01.09. 1959 Kırşehir Çiçekdağı doğumluyum. Ailem Kırıkkale’ye taşınmış ve oraya yerleşmiş oldukları için ben de orada İlk, Orta ve Lise tahsilimi yaptım. F. Gülen ile tanışmam 1970’li yıllarda ben Ortaokul son sınıfta iken oldu. Risale-i Nurlarla tanışmam daha erkendir. Liseyi bitirdiğimde, 1975, Kırıkkale’de “Hizmet” hareketini başlatmış ve ilk öğrenci evini açmıştım. Daha sonra 1980 Askeri darbenin ardından Kayseri bölgesi hizmetlerine bakmak üzere gittim ve orada 1983’de Erciyes Üniversitesi İlahiyat Fakültesine başladım. 1987-88 yılında mezun oldum ve Yüksek Lisans, ardından doktora yaptım ve nihayet 1993 yılında Balıkesir bölgesi hizmetlerini yürütmek üzere oraya tayin oldum. Cemaatten kopma sürecim de bu yıllardan itibaren başladı. Çünkü bu yıllar F. Gülen’in derin yapılarla birlikteliğinin görünür hale geldiği ve artık gizlenmediği yıllardır. Ben de buna karşı çıkarak ayrıldım. Belki bunların üzerinde ayrıca dururuz. 1998 yılında Dicle Üniversitesi İlahiyat Fakültesi Hadis Anabilim dalında Yrd. Doç. Dr. Olarak göreve başladım. Halen aynı üniversitede Prof. Dr. Olarak görev yapmaktayım. Evli ve iki çocuk babasıyım.
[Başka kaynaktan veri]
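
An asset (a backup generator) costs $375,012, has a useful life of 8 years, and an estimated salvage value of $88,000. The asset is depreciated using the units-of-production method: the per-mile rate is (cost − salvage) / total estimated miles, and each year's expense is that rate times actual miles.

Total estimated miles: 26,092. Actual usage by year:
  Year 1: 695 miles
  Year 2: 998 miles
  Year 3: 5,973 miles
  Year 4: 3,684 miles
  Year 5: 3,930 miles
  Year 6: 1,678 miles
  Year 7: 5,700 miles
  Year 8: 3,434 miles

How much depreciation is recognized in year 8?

$37,774

Depreciable base = $375,012 − $88,000 = $287,012.
Rate = $287,012 / 26,092 miles = $11 per mile.
Year 1: 695 × $11 = $7,645. Book value $367,367.
Year 2: 998 × $11 = $10,978. Book value $356,389.
Year 3: 5,973 × $11 = $65,703. Book value $290,686.
Year 4: 3,684 × $11 = $40,524. Book value $250,162.
Year 5: 3,930 × $11 = $43,230. Book value $206,932.
Year 6: 1,678 × $11 = $18,458. Book value $188,474.
Year 7: 5,700 × $11 = $62,700. Book value $125,774.
Year 8: 3,434 × $11 = $37,774. Book value $88,000.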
Yaşanan bunca hadiseye, ortaya çıkan bilgi ve belgelere rağmen cemaat tabanının desteğini geri çekmemesini ve bağlılığını nasıl açıklayabiliriz?
Çok yerinde bir soru… Aslında cemaat tabanı 17-25 Aralık sürecinde F. Gülen’in “Beddua” seansı ve devletle giriştiği mücadele/savaş bağlamında ilk defa büyük ölçüde F. Gülen’e karşı inançlarında sarsılmışlar ve “acaba” demişlerdi. Fakat Hükümet bu süreci iyi değerlendirip meydana gelen sarsıntıyı bir çöküşe dönüştüremedi. Böylece cemaat tabanı bu sarsıntıyı hafif atlattı ve toparlandı. Çünkü cemaatin ağabeyleri, hocaları ve irşatçıları tüm tabanı kontrolleri altına aldılar. Cemaat olmanın gereği “Manevi” değerlere bağlılık olduğundan bu sarsıntıları “İlahi bir ikaz” ve “sınanma” olarak algılamaları sağlandı. Üstelik onlara; “Siz bugün hocanıza bağlılık ve sadakatle deneniyorsunuz… Bugün kaybeden ahrette de kaybeder…” gibi mesajlar ile tabanın inançlarını kullandılar. Buna bir de; “şimdi dua ve Allah’a yöneliş zamanıdır… Şu kadar namaz, bu kadar dua ve zikir yapacaksınız…” gibi manevi ritüelleri de devreye sokup, “bekleyin zafer bizimdir”, dediler. Taban tam da dağılmanın eşiğine gelmişti… Şimdi kısmen toparlandılar… Ancak cemaatin dış çemberinde yer alan sempatizanlardan büyük oranda kopmalar oldu… Ben çekirdek tabandan söz ediyorum…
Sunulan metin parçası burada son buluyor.